Switching eyesight back on

A new research centre at the University of California, Berkeley, and Lawrence Berkeley National Laboratory aims to put light-sensitive switches in the body's cells.

A new research centre at the

University of California, Berkeley,

and

Lawrence Berkeley National Laboratory

(LBNL) aims to put light-sensitive switches in the body's cells. Optical switches like these could trigger a chemical reaction, initiate a muscle contraction, activate a drug or stimulate a nerve cell triggered by a flash of light.

One major goal of the UC Berkeley-LBNL Nanomedicine Development Centre is to equip cells of the retina with photoswitches, essentially making blind nerve cells see, restoring light sensitivity in people with degenerative blindness such as macular degeneration.

It involves altering an ion channel commonly found in nerve cells so that the channel turns the cell on when zapped by green light and turns the cell off when hit by ultraviolet light.

The researchers demonstrated in 2004 that they could turn cultured nerve cells on and off with this optical switch. Since then, they've injected photoswitches into the eyes of rats that have a disease that kills their rods and cones, and have restored some light sensitivity to the remaining retinal cells.

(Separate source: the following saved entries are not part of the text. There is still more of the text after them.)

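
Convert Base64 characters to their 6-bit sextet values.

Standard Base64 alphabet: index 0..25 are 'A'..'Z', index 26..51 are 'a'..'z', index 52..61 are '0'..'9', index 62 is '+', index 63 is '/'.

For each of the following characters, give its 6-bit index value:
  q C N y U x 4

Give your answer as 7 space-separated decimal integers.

Answer: 42 2 13 50 20 49 56

Derivation:
'q': a..z range, 26 + ord('q') − ord('a') = 42
'C': A..Z range, ord('C') − ord('A') = 2
'N': A..Z range, ord('N') − ord('A') = 13
'y': a..z range, 26 + ord('y') − ord('a') = 50
'U': A..Z range, ord('U') − ord('A') = 20
'x': a..z range, 26 + ord('x') − ord('a') = 49
'4': 0..9 range, 52 + ord('4') − ord('0') = 56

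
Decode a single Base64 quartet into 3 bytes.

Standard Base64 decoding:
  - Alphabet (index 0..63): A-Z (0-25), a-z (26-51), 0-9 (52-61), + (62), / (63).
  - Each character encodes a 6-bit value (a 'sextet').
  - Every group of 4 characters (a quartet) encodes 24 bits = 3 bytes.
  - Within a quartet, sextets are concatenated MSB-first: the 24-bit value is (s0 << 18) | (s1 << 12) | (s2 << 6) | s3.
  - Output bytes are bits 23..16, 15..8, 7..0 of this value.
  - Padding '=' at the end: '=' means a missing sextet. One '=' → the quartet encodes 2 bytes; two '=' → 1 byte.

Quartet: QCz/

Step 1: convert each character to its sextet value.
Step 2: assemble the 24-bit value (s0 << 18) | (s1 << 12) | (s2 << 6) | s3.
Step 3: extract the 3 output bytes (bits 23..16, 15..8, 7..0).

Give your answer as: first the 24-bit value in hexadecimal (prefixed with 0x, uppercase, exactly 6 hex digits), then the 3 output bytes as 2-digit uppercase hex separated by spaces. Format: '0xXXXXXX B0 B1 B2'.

Sextets: Q=16, C=2, z=51, /=63
24-bit: (16<<18) | (2<<12) | (51<<6) | 63
      = 0x400000 | 0x002000 | 0x000CC0 | 0x00003F
      = 0x402CFF
Bytes: (v>>16)&0xFF=40, (v>>8)&0xFF=2C, v&0xFF=FF

Answer: 0x402CFF 40 2C FF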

The next step is to develop viruses that can carry the photoswitches into the correct cells, new types of photoswitches based on other chemical structures, and strategies for achieving the desired control of cell processes.

The research will focus on restoring the response to light in the eyes of people who have lost their photoreceptor cells, in particular, the rods and cones in the most sensitive part of the retina. The plan is to develop the tools to create a new layer of optically active cells for the retina.